The big lesson from AI’s dramatic early gains was the importance of scale. It may no longer be true that “Scale in All You Need,” but scale is still a necessary, if not sufficient, condition to be leading-edge.

It is currently assumed that AI safety approaches do not follow this same trend. As with AI historically, it’s thought that hard problems yield to small teams of brilliant people thinking carefully, rather than to capital and compute. Small amounts of funding are distributed among ~68 organizations, so no one has enough to pursue a scale approach, leaving the “small and brilliant” as the only option.2

The upshot is that any solution that requires scale and also must be performed by a third party cannot currently exist. Perhaps there are solutions without these requirements, but we should be honest about what the landscape now makes possible.

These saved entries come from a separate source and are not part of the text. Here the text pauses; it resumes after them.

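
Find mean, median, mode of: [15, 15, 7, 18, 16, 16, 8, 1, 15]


Sorted: [1, 7, 8, 15, 15, 15, 16, 16, 18]
Mean = 111/9 = 37/3
Median = 15
Freq: {15: 3, 7: 1, 18: 1, 16: 2, 8: 1, 1: 1}
Mode: [15]

Mean=37/3, Median=15, Mode=15


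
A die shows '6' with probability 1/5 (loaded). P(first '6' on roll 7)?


Geometric: P(X=7) = (1-p)^(k-1)×p = (4/5)^6×1/5 = 4096/78125

P(X=7) = 4096/78125 ≈ 5.24%


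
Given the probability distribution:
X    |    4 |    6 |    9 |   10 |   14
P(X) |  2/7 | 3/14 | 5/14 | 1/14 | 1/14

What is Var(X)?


E[X] = 103/14
E[X²] = 873/14
Var(X) = E[X²] - (E[X])² = 873/14 - 10609/196 = 1613/196

Var(X) = 1613/196 ≈ 8.2296


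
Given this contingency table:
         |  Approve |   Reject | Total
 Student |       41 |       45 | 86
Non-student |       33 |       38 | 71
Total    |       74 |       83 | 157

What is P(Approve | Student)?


P(Approve | Student) = 41/(41+45) = 41/86

P(Approve|Student) = 41/86 ≈ 47.67%


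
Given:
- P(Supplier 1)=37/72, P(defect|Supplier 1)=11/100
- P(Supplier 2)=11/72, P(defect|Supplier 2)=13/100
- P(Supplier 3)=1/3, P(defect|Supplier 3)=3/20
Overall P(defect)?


P(B) = Σ P(B|Aᵢ)×P(Aᵢ)
  11/100×37/72 = 407/7200
  13/100×11/72 = 143/7200
  3/20×1/3 = 1/20
Sum = 91/720

P(defect) = 91/720 ≈ 12.64%


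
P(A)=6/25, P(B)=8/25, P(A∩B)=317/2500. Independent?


P(A)×P(B) = 48/625
P(A∩B) = 317/2500
Not equal → NOT independent

No, not independent


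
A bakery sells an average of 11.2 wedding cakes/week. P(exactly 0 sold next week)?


Poisson(λ=11.2): P(X=0) = e^(-λ)×λ^k/k!
= e^(-11.2) × 11.2^0 / 0!
≈ 1.367419607e-05 × 1 / 1 ≈ 0.000014

P(X=0) ≈ 0.000014 ≈ 0.00%


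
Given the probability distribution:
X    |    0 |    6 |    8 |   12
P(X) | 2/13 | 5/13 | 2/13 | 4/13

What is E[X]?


E[X] = Σ x·P(X=x)
= (0)×(2/13) + (6)×(5/13) + (8)×(2/13) + (12)×(4/13)
= 94/13

E[X] = 94/13


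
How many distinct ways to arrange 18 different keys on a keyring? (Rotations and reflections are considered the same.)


Free circular arrangements: rotations and reflections both identified.
(n-1)!/2 = 17!/2 = 355687428096000/2 = 177843714048000

177843714048000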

It’ll Be Just Another Capabilities Company?

In short, meme:

Honestly, maybe yes.

That said, now the downside risk is low. There are already many capabilities companies, so the marginal impact of yet another is small. This is different from when AI safety concerns inadvertently resulted in the first AI capabilities companies, but now that ship has sailed.

This issue could just be downstream of believing that a company can simultaneous produce “X” and “X Safety” though. Most people don’t think METR is going to morph into a capabilities company because it’s trying to do something clearly different. An org setting out to be an audit firm will have different incentives than one also building mass-market products.

An Example: Classifiers

As an example, let’s consider classifiers, or AIs that classify inputs and outputs. I’m not claiming that classifiers will solve the alignment problem; I’m just giving an example of an approach where scale may be required and therefore cannot currently be tried.

There’s evidence that LLMs won’t be able to regulate other LLMs. There’s also evidence that LLMs within the same family are especially bad at regulating each other.

If we wanted to take the AI’s regulating AI’s approach, it may be that:

1. We need classifiers that don’t come out of the labs they are intended to regulate

2. We need classifiers smarter than the LLMs they intend to regulate3

3. We need non-LLM-based classifiers

Depending on how true any of these points may be, a capital-intensive approach could be needed.

Who Classifies the Classifiers

Of course, classifiers themselves need to be made safe. Ideally, we take advantage of the high variability in AI skill and end up with something that’s really good at classifying and sucks at everything else.

It could also be that you need more classifiers, and it’s AI classifiers all the way down. Hopefully, though, eventually you get to the point where a classifier can be evaluated by a 100% human team, whose abilities and training allow them (for safety’s sake) to function in the place of AI.

That’s right, the ultimate solution: Mentats.